Berita Terkini, Eksklusif di WhatsApp Inilah.com
Besok, Kitab Undang-Undang Hukum Pidana (KUHP) baru resmi berlaku. Meski sudah diketuk palu, kritikan tetap mengalir deras. Sejumlah pasal dinilai bermasalah dan bahkan disebut lebih keras dibanding aturan pidana warisan kolonial Belanda.
Ketua Yayasan Lembaga Bantuan Hukum Indonesia (YLBHI) M. Isnur menilai KUHP baru sarat norma represif, terutama yang menyasar kebebasan berpendapat di ruang publik. Salah satu sorotan tertuju pada pengaturan aksi demonstrasi. Dalam KUHP lama, Pasal 15 justru mempidanakan pihak yang mengganggu aksi.
“Sedangkan kita lihat sekarang di KUHP (yang baru), justru di (pasal) 256 ini jelas setiap orang yang tanpa pemberitahuan terlebih dahulu (menggelar aksi) bisa dikenai pidana,” kata Isnur dalam konferensi pers daring, Kamis (1/1/2026).
Menurut Isnur, pasal tersebut menciptakan norma baru yang berpotensi mempidanakan warga hanya karena menyampaikan pendapat tanpa pemberitahuan kepada aparat. Ia menilai situasi ini akan menyeret demokrasi Indonesia ke arah yang lebih sempit dan rumit.
Tak hanya itu, Isnur menyebut KUHP baru justru menghidupkan kembali pasal-pasal kolonial yang sebelumnya tidak lagi dipakai, seperti Pasal 510 dan Pasal 511.

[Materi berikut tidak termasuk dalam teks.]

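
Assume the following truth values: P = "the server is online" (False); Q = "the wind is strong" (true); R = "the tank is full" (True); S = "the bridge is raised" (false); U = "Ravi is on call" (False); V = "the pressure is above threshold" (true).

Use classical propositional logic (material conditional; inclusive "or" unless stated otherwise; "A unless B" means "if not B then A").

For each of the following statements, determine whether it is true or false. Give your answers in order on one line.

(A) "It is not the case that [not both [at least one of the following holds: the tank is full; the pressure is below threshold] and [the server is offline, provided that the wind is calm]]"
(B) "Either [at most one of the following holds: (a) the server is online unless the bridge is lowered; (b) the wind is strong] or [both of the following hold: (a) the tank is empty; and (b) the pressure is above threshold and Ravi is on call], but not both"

(A) T, (B) F

(A): In symbols: ~((R | ~V) nand (~Q -> ~P))

~V = ~T = F
R | ~V = T | F = T
~Q = ~T = F
~P = ~F = T
~Q -> ~P = F -> T = T
(R | ~V) nand (~Q -> ~P) = T nand T = F
~((R | ~V) nand (~Q -> ~P)) = ~F = T
So (A) is true.

(B): Parsed as ((P | ~S) nand Q) xor (~R & (V & U))

~S = ~F = T
P | ~S = F | T = T
(P | ~S) nand Q = T nand T = F
~R = ~T = F
V & U = T & F = F
~R & (V & U) = F & F = F
((P | ~S) nand Q) xor (~R & (V & U)) = F xor F = F
So (B) is false.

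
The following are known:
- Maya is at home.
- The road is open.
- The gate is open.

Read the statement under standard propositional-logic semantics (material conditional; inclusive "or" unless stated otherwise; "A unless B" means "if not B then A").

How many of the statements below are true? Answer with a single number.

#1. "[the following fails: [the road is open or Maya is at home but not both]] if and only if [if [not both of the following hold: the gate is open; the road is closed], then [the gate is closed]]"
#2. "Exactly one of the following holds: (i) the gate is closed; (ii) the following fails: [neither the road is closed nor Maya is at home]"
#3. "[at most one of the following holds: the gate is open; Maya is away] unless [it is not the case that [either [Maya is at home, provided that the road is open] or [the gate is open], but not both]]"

2

Let Q = "the road is closed" (F), P = "Maya is at home" (T), R = "the gate is open" (T).

#1: Parsed as ~(~Q xor P) <-> ((R nand Q) -> ~R)

~Q = ~F = T
~Q xor P = T xor T = F
~(~Q xor P) = ~F = T
R nand Q = T nand F = T
~R = ~T = F
(R nand Q) -> ~R = T -> F = F
~(~Q xor P) <-> ((R nand Q) -> ~R) = T <-> F = F
So #1 is false.

#2: Formalization: ~R xor ~(Q nor P)

~R = ~T = F
Q nor P = F nor T = F
~(Q nor P) = ~F = T
~R xor ~(Q nor P) = F xor T = T
Hence #2 is true.

#3: In symbols: (R nand ~P) | ~((~Q -> P) xor R)

~P = ~T = F
R nand ~P = T nand F = T
~Q = ~F = T
~Q -> P = T -> T = T
(~Q -> P) xor R = T xor T = F
~((~Q -> P) xor R) = ~F = T
(R nand ~P) | ~((~Q -> P) xor R) = T | T = T
Thus #3 is true.

2 of the 3 statements are true (#2, #3).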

Ia juga menyoroti ancaman pidana makar yang dinilai makin berat. Dalam KUHP buatan Belanda, Pasal 106 mengatur hukuman penjara seumur hidup. “Sekarang tambahannya pidana mati,” ujarnya.
Kritik lain diarahkan pada kewenangan besar yang diberikan kepada aparat penegak hukum. Dalam Pasal 120 KUHP, penyidik disebut dapat melakukan penyitaan tanpa izin pengadilan hingga lima hari.
Sementara Pasal 112 dan Pasal 113 memberikan ruang penggeledahan dengan alasan subjektif “dalam keadaan mendesak”.
“Jadi kapanpun penyidik bisa nilai bahwa ini keadaannya mendesak, ya sudah kapanpun bisa blokir, menggeledah, menyita. Ini pasal yang sangat berbahaya, suka-suka penyidik, ya,” kata Isnur.
Sebagai catatan, KUHP yang disahkan pada 2022 ini mulai berlaku efektif 2 Januari 2026, sekaligus mengakhiri penggunaan hukum pidana kolonial Belanda yang selama puluhan tahun menjadi rujukan utama sistem pidana nasional.